Mr. Awbrey as a young man.
He served Taney County as State Representative in the 59th General Assembly, 1937-38, and again in the 60th General Assembly, 1939-40 Session. He was a member of Bank and Banking, Criminal Costs, Fish and Game, Judiciary, Roads and Highways, and Commerce and Manufactories.
He was active in Christian Endeavor work and was elected as a State Delegate to the National Christian Endeavor Convention, and heard and knew personally the late Daniel A. Poling. He was also active in Boy Scout work, and upon 25 years of service and scouting, was presented a "Silver Beaver", the highest award paid to a Scout counselor.
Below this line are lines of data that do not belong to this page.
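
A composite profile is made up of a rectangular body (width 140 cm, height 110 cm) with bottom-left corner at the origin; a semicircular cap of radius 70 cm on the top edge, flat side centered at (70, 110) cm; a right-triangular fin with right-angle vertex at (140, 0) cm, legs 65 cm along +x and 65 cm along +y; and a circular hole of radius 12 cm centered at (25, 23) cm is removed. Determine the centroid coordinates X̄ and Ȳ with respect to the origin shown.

X̄ = 78.64 cm, Ȳ = 79.08 cm

Part | A | x̄ᵢ | ȳᵢ | A·x̄ᵢ | A·ȳᵢ
rectangular body | 15400.00 | 70.00 | 55.00 | 1078000.00 | 847000.00
semicircular top | 7696.90 | 70.00 | 139.71 | 538783.14 | 1075325.89
triangular fin | 2112.50 | 161.67 | 21.67 | 341520.83 | 45770.83
hole | -452.39 | 25.00 | 23.00 | -11309.73 | -10404.95
Σ | 24757.01 |  |  | 1946994.24 | 1957691.77
X̄ = 1946994.24 / 24757.01 = 78.64 cm
Ȳ = 1957691.77 / 24757.01 = 79.08 cm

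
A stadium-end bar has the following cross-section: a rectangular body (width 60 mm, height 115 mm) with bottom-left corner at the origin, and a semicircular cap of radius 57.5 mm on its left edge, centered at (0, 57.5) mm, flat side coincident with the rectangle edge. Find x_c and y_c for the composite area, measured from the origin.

Part | A | x̄ᵢ | ȳᵢ | A·x̄ᵢ | A·ȳᵢ
rectangular body | 6900.00 | 30.00 | 57.50 | 207000.00 | 396750.00
semicircular end | 5193.45 | -24.40 | 57.50 | -126739.58 | 298623.11
Σ | 12093.45 |  |  | 80260.42 | 695373.11
x_c = 80260.42 / 12093.45 = 6.64 mm
y_c = 695373.11 / 12093.45 = 57.50 mm

x_c = 6.64 mm, y_c = 57.50 mm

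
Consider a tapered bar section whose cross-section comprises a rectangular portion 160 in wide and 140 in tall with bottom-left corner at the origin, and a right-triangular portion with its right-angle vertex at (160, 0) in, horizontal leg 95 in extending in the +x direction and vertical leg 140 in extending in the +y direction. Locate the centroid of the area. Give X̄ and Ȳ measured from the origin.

X̄ = 105.56 in, Ȳ = 64.66 in

rectangular portion: A = 160 × 140 = 22400.00, centroid at (80.00, 70.00).
triangular portion: A = ½·95·140 = 6650.00, centroid at (191.67, 46.67).
ΣA = 29050.00 in²
ΣAX̄ = (22400.00)(80.00) + (6650.00)(191.67) = 3066583.33 in³
ΣAȲ = (22400.00)(70.00) + (6650.00)(46.67) = 1878333.33 in³
X̄ = 3066583.33 / 29050.00 = 105.56 in
Ȳ = 1878333.33 / 29050.00 = 64.66 in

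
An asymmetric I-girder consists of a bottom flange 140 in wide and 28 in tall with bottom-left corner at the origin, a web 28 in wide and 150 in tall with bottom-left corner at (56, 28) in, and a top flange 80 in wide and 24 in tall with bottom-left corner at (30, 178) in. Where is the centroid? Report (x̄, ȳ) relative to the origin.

bottom flange: A = 140 × 28 = 3920.00, centroid at (70.00, 14.00).
web: A = 28 × 150 = 4200.00, centroid at (70.00, 103.00).
top flange: A = 80 × 24 = 1920.00, centroid at (70.00, 190.00).
ΣA = 10040.00 in²
ΣAx̄ = (3920.00)(70.00) + (4200.00)(70.00) + (1920.00)(70.00) = 702800.00 in³
ΣAȳ = (3920.00)(14.00) + (4200.00)(103.00) + (1920.00)(190.00) = 852280.00 in³
x̄ = 702800.00 / 10040.00 = 70.00 in
ȳ = 852280.00 / 10040.00 = 84.89 in

x̄ = 70.00 in, ȳ = 84.89 in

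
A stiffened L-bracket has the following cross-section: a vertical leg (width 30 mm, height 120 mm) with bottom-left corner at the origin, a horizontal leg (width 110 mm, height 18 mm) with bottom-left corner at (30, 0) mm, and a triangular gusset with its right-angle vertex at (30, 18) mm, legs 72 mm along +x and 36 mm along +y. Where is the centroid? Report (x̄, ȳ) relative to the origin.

vertical leg: A = 30 × 120 = 3600.00, centroid at (15.00, 60.00).
horizontal leg: A = 110 × 18 = 1980.00, centroid at (85.00, 9.00).
gusset: A = ½·72·36 = 1296.00, centroid at (54.00, 30.00).
ΣA = 6876.00 mm²
ΣAx̄ = (3600.00)(15.00) + (1980.00)(85.00) + (1296.00)(54.00) = 292284.00 mm³
ΣAȳ = (3600.00)(60.00) + (1980.00)(9.00) + (1296.00)(30.00) = 272700.00 mm³
x̄ = 292284.00 / 6876.00 = 42.51 mm
ȳ = 272700.00 / 6876.00 = 39.66 mm

x̄ = 42.51 mm, ȳ = 39.66 mm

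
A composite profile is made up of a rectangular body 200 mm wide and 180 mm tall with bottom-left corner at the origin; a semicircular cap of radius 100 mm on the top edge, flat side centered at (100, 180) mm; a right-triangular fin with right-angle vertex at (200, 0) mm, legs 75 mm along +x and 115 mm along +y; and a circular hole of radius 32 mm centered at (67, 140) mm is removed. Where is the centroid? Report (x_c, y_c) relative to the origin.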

Member of State Legislature, 1939-40 General Assembly of Missouri.
During World War II he was in charge of Civil Defense for Taney County, and received the Presidents (Roosevelt) award for his service.
He was a Rotarian and, at the time of his death, was President of the Branson-Hollister Rotary Club. His son Henry was President of the Pittsfield, Illinois, Rotary Club the same year, and their pictures and articles about Father and Son appeared in the National Rotary Magazine.
Henry Awbrey was a self-made man, having started making a living for his widowed mother, three sisters at home and another brother, at the age of 18 years. He spent long hours each night reading in order to gain additional valuable knowledge which helped him to make his life a successful one.